El perdón trae libertad
Aquí en Vivificados por su Espíritu, exploramos cómo el perdón es una decisión liberadora que nos acerca más a Dios. Descubre el poder transformador de soltar las cargas y vivir en la plenitud que Él desea para ti.

La decisión de perdonar: setenta veces siete
En una ocasión, Pedro le preguntó a Jesús si debía perdonar siete veces, y Jesús le respondió: "No siete veces, sino setenta veces siete" (Mateo 18:21). El perdón es una decisión, y aunque es verdad que hay cosas difíciles de perdonar, debemos entender que así como Jesús nos perdonó siendo pecadores y no mereciendo su perdón, Él lo dio todo por nosotros. Podemos encontrar su perdón todos los días.

El poder liberador del perdón
Aunque consideremos que fue muy grave la herida que nos causaron, es necesario perdonar y soltar. Si no perdonamos, estamos en esclavitud y sometemos a quien no hemos perdonado a esclavitud también. El perdón te libera y sana, ya que la falta de perdón trae enfermedades al cuerpo y no deja que vivas en la libertad que Dios quiere para ti. Si no perdonamos, nuestro Padre que está en los cielos tampoco nos perdonará. Esta verdad se ilustra en la parábola del siervo despiadado.

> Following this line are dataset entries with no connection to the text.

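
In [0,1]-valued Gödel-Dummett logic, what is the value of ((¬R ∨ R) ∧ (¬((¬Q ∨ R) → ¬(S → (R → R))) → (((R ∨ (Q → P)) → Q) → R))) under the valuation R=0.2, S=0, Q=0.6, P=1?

0.20

¬R: Gödel ¬ of 0.2 = 0 (operand ≠ 0)
(¬R ∨ R) = max(0, 0.2) = 0.2
¬Q: Gödel ¬ of 0.6 = 0 (operand ≠ 0)
(¬Q ∨ R) = max(0, 0.2) = 0.2
(R → R): 0.2 ≤ 0.2, so result = 1
(S → (R → R)): 0 ≤ 1, so result = 1
¬(S → (R → R)): Gödel ¬ of 1 = 0 (operand ≠ 0)
((¬Q ∨ R) → ¬(S → (R → R))): 0.2 > 0, so result = 0
¬((¬Q ∨ R) → ¬(S → (R → R))): Gödel ¬ of 0 = 1 (operand is 0)
(Q → P): 0.6 ≤ 1, so result = 1
(R ∨ (Q → P)) = max(0.2, 1) = 1
((R ∨ (Q → P)) → Q): 1 > 0.6, so result = 0.6
(((R ∨ (Q → P)) → Q) → R): 0.6 > 0.2, so result = 0.2
(¬((¬Q ∨ R) → ¬(S → (R → R))) → (((R ∨ (Q → P)) → Q) → R)): 1 > 0.2, so result = 0.2
((¬R ∨ R) ∧ (¬((¬Q ∨ R) → ¬(S → (R → R))) → (((R ∨ (Q → P)) → Q) → R))) = min(0.2, 0.2) = 0.2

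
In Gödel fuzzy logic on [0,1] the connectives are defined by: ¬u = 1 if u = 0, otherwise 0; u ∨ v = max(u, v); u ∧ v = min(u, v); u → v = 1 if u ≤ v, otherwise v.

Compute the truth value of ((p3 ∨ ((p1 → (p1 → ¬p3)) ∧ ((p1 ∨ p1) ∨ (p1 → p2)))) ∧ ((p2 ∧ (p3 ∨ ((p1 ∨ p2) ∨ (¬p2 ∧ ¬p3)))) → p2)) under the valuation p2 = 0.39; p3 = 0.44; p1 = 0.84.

0.44

¬p3: Gödel ¬ of 0.44 = 0 (operand ≠ 0)
(p1 → ¬p3): 0.84 > 0, so result = 0
(p1 → (p1 → ¬p3)): 0.84 > 0, so result = 0
(p1 ∨ p1) = max(0.84, 0.84) = 0.84
(p1 → p2): 0.84 > 0.39, so result = 0.39
((p1 ∨ p1) ∨ (p1 → p2)) = max(0.84, 0.39) = 0.84
((p1 → (p1 → ¬p3)) ∧ ((p1 ∨ p1) ∨ (p1 → p2))) = min(0, 0.84) = 0
(p3 ∨ ((p1 → (p1 → ¬p3)) ∧ ((p1 ∨ p1) ∨ (p1 → p2)))) = max(0.44, 0) = 0.44
(p1 ∨ p2) = max(0.84, 0.39) = 0.84
¬p2: Gödel ¬ of 0.39 = 0 (operand ≠ 0)
¬p3: Gödel ¬ of 0.44 = 0 (operand ≠ 0)
(¬p2 ∧ ¬p3) = min(0, 0) = 0
((p1 ∨ p2) ∨ (¬p2 ∧ ¬p3)) = max(0.84, 0) = 0.84
(p3 ∨ ((p1 ∨ p2) ∨ (¬p2 ∧ ¬p3))) = max(0.44, 0.84) = 0.84
(p2 ∧ (p3 ∨ ((p1 ∨ p2) ∨ (¬p2 ∧ ¬p3)))) = min(0.39, 0.84) = 0.39
((p2 ∧ (p3 ∨ ((p1 ∨ p2) ∨ (¬p2 ∧ ¬p3)))) → p2): 0.39 ≤ 0.39, so result = 1
((p3 ∨ ((p1 → (p1 → ¬p3)) ∧ ((p1 ∨ p1) ∨ (p1 → p2)))) ∧ ((p2 ∧ (p3 ∨ ((p1 ∨ p2) ∨ (¬p2 ∧ ¬p3)))) → p2)) = min(0.44, 1) = 0.44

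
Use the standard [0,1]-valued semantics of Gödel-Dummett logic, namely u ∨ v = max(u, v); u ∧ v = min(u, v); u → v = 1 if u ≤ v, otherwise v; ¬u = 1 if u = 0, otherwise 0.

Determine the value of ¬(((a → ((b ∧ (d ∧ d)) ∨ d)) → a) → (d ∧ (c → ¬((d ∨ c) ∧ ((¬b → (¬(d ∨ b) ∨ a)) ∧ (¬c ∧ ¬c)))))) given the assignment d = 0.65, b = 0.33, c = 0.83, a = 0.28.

0.00

(d ∧ d) = min(0.65, 0.65) = 0.65
(b ∧ (d ∧ d)) = min(0.33, 0.65) = 0.33
((b ∧ (d ∧ d)) ∨ d) = max(0.33, 0.65) = 0.65
(a → ((b ∧ (d ∧ d)) ∨ d)): 0.28 ≤ 0.65, so result = 1
((a → ((b ∧ (d ∧ d)) ∨ d)) → a): 1 > 0.28, so result = 0.28
(d ∨ c) = max(0.65, 0.83) = 0.83
¬b: Gödel ¬ of 0.33 = 0 (operand ≠ 0)
(d ∨ b) = max(0.65, 0.33) = 0.65
¬(d ∨ b): Gödel ¬ of 0.65 = 0 (operand ≠ 0)
(¬(d ∨ b) ∨ a) = max(0, 0.28) = 0.28
(¬b → (¬(d ∨ b) ∨ a)): 0 ≤ 0.28, so result = 1
¬c: Gödel ¬ of 0.83 = 0 (operand ≠ 0)
¬c: Gödel ¬ of 0.83 = 0 (operand ≠ 0)
(¬c ∧ ¬c) = min(0, 0) = 0
((¬b → (¬(d ∨ b) ∨ a)) ∧ (¬c ∧ ¬c)) = min(1, 0) = 0
((d ∨ c) ∧ ((¬b → (¬(d ∨ b) ∨ a)) ∧ (¬c ∧ ¬c))) = min(0.83, 0) = 0
¬((d ∨ c) ∧ ((¬b → (¬(d ∨ b) ∨ a)) ∧ (¬c ∧ ¬c))): Gödel ¬ of 0 = 1 (operand is 0)
(c → ¬((d ∨ c) ∧ ((¬b → (¬(d ∨ b) ∨ a)) ∧ (¬c ∧ ¬c)))): 0.83 ≤ 1, so result = 1
(d ∧ (c → ¬((d ∨ c) ∧ ((¬b → (¬(d ∨ b) ∨ a)) ∧ (¬c ∧ ¬c))))) = min(0.65, 1) = 0.65
(((a → ((b ∧ (d ∧ d)) ∨ d)) → a) → (d ∧ (c → ¬((d ∨ c) ∧ ((¬b → (¬(d ∨ b) ∨ a)) ∧ (¬c ∧ ¬c)))))): 0.28 ≤ 0.65, so result = 1
¬(((a → ((b ∧ (d ∧ d)) ∨ d)) → a) → (d ∧ (c → ¬((d ∨ c) ∧ ((¬b → (¬(d ∨ b) ∨ a)) ∧ (¬c ∧ ¬c)))))): Gödel ¬ of 1 = 0 (operand ≠ 0)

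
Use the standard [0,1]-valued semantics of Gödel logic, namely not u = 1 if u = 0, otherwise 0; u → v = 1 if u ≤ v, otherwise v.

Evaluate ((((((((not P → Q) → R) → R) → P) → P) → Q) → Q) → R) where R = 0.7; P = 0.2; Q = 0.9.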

La parábola del siervo sin compasión
El reino del cielo se puede comparar a un rey que decidió poner al día las cuentas con los siervos que le habían pedido prestado dinero. Un siervo que le debía millones no podía pagar, y el rey, sintiendo lástima, lo liberó y le perdonó la deuda. Pero este mismo siervo, al salir, encontró a un compañero que le debía una cantidad mucho menor y se negó a perdonarle, exigiéndole el pago de inmediato. Lo hizo arrestar y poner en prisión. Cuando el rey se enteró, llamó al siervo malvado y le dijo: “¡Siervo malvado! Te perdoné esa tremenda deuda porque me lo rogaste. ¿No deberías haber tenido compasión de tu compañero así como yo tuve compasión de ti?”. Entonces el rey, enojado, envió al hombre a la prisión para que lo torturaran hasta que pagara toda la deuda (Mateo 18:23-34).